Пушкин. Изнанка роковой интриги | страница 75
Интересно, что и в начале XX века, когда стало легче получить доступ в архивы, имя сего тайного агента не всплыло. В. Богучарский констатировал: «Названо ли наконец уже имя, о котором говорит Каратыгин, сказать с уверенностью мы, к сожалению, не можем»[182]. Секрет потихоньку всплывал, хотя, нам кажется, имя с самого начала угадывалось прозрачно. Думается, Каролину Собаньскую вначале не поставили в литературоведческий контекст действительно по неведению, а потом – по инерции мышления. Первым определил, к кому обращены некоторые черновики писем поэта, Александр де Рибас. В. Базилевич и Н. Лернер опубликовали первые догадки о ней.
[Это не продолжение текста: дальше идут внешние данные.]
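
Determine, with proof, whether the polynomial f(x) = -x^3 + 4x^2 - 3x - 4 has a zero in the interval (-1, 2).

f(-1) = 4 and f(2) = -2, which have opposite signs.
f is continuous everywhere (it is a polynomial), in particular on [-1, 2].
By the Intermediate Value Theorem, f takes the value 0 somewhere in the open interval.

Yes, f has a root in the interval.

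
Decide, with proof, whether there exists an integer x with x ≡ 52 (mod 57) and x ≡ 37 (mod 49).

Since 57 and 49 share no common factor, CRT says the pair of congruences has a solution (unique mod 2793).
Write x = 52 + 57t and require 52 + 57t ≡ 37 (mod 49), i.e. 57t ≡ 34 (mod 49).
57 ≡ 8 (mod 49), so this reads 8t ≡ 34 (mod 49). Note 8·43 = 344 ≡ 1 (mod 49) (as 344 − 1 = 7·49), so 8⁻¹ ≡ 43.
Multiplying by 43: t ≡ 43·34 = 1462 ≡ 41 (mod 49).
Taking t = 41 gives x = 52 + 57·41 = 2389.
Check: 2389 mod 57 = 52, 2389 mod 49 = 37. ✓

x = 2389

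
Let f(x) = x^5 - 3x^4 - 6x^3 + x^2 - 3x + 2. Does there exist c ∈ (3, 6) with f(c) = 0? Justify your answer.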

Супруги Цявловские начали преодолевать барьер, однако и спустя сто лет Цявловский писал: «Любовь между Пушкиным и Собаньской – факт, еще не известный в литературе…»[183].
Но после того как факт был введен в научный оборот, Собаньскую обычно старались обойти стороной: личина этой женщины снижала величие национального поэта. Никак она не укладывалась в благостные списки так называемых «адресатов лирики Пушкина». А ведь была таковой, никуда не деться!
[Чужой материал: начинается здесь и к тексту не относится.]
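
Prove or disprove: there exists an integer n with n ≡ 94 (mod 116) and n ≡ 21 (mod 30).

No, no such integer exists.

gcd(116, 30) = 2. If n ≡ 94 (mod 116) and n ≡ 21 (mod 30), then n ≡ 94 (mod 2) and n ≡ 21 (mod 2).
But 94 mod 2 = 0 while 21 mod 2 = 1, a contradiction.
Therefore no such n exists.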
Вообще-то, нельзя не заметить, что роль разных женщин, близость их к поэту на протяжении его жизни определялась, естественно, самим Пушкиным. Однако после его смерти право это аннексировали исследователи. С тех пор они решают, с кем поэту можно было спать и с кем нельзя. «Сакрализация той или иной современницы Пушкина – явление, становящееся для его поэтики обычным», – писал тихий и почти не печатавшийся в советское время пушкинист Владимир Турбин. После его смерти в 1993 году вышла книга, из которой взята цитата[184].
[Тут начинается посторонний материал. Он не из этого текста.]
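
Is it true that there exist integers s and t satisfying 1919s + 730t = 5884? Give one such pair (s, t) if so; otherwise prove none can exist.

s = 16, t = -34

Since gcd(1919, 730) = 1, every integer is an integer combination of 1919 and 730.
Run the Euclidean algorithm on 1919 and 730: 1919 = 2·730 + 459, 730 = 1·459 + 271, 459 = 1·271 + 188, 271 = 1·188 + 83, 188 = 2·83 + 22, 83 = 3·22 + 17, 22 = 1·17 + 5, 17 = 3·5 + 2, 5 = 2·2 + 1, 2 = 2·1 + 0.
Back-substituting, 1 = 5 − 2·2 = 5 − 2·(17 − 3·5) = −2·17 + 7·5 = −2·17 + 7·(22 − 1·17) = 7·22 − 9·17 = 7·22 − 9·(83 − 3·22) = −9·83 + 34·22 = −9·83 + 34·(188 − 2·83) = 34·188 − 77·83 = 34·188 − 77·(271 − 1·188) = −77·271 + 111·188 = −77·271 + 111·(459 − 1·271) = 111·459 − 188·271 = 111·459 − 188·(730 − 1·459) = −188·730 + 299·459 = −188·730 + 299·(1919 − 2·730) = 299·1919 − 786·730; that is, 1919·299 + 730·(-786) = 1.
Multiplying through by 5884: s = 299·5884 = 1759316, t = (-786)·5884 = -4624824 is a solution.
The general solution is s = 1759316 + 730k, t = -4624824 − 1919k; taking k = -2410 gives the smaller pair s = 16, t = -34.
Indeed 1919·16 + 730·(-34) = 30704 − 24820 = 5884.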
Скажем, Анна Керн при том, что роман с ней был случаен и короток (одно «чудное мгновенье» и одно стихотворение об этом мгновенье), возведена на пьедестал едва ли не центральной любовницы добрачной его жизни. К могиле Керн в Путне мы наблюдали ритуальную очередь новобрачных из Твери, чтобы поклясться в вечной верности. А Каролина Собаньская – устранена, будучи отрицательным персонажем, не вписывающимся в отфильтрованную биографию нашего классика. Полагалось игнорировать, что Пушкин в период влюбленности в Наталью Гончарову, да и потом, страстно желал другую женщину. Не Пушкин, но Мопассан декларировал: «Мы, мужчины, истинные поклонники красоты, обожаем женщину и, временно избирая одну из них, отдаем дань всему прекрасному полу»[185]. Однако Пушкин вполне мог под этим подписаться.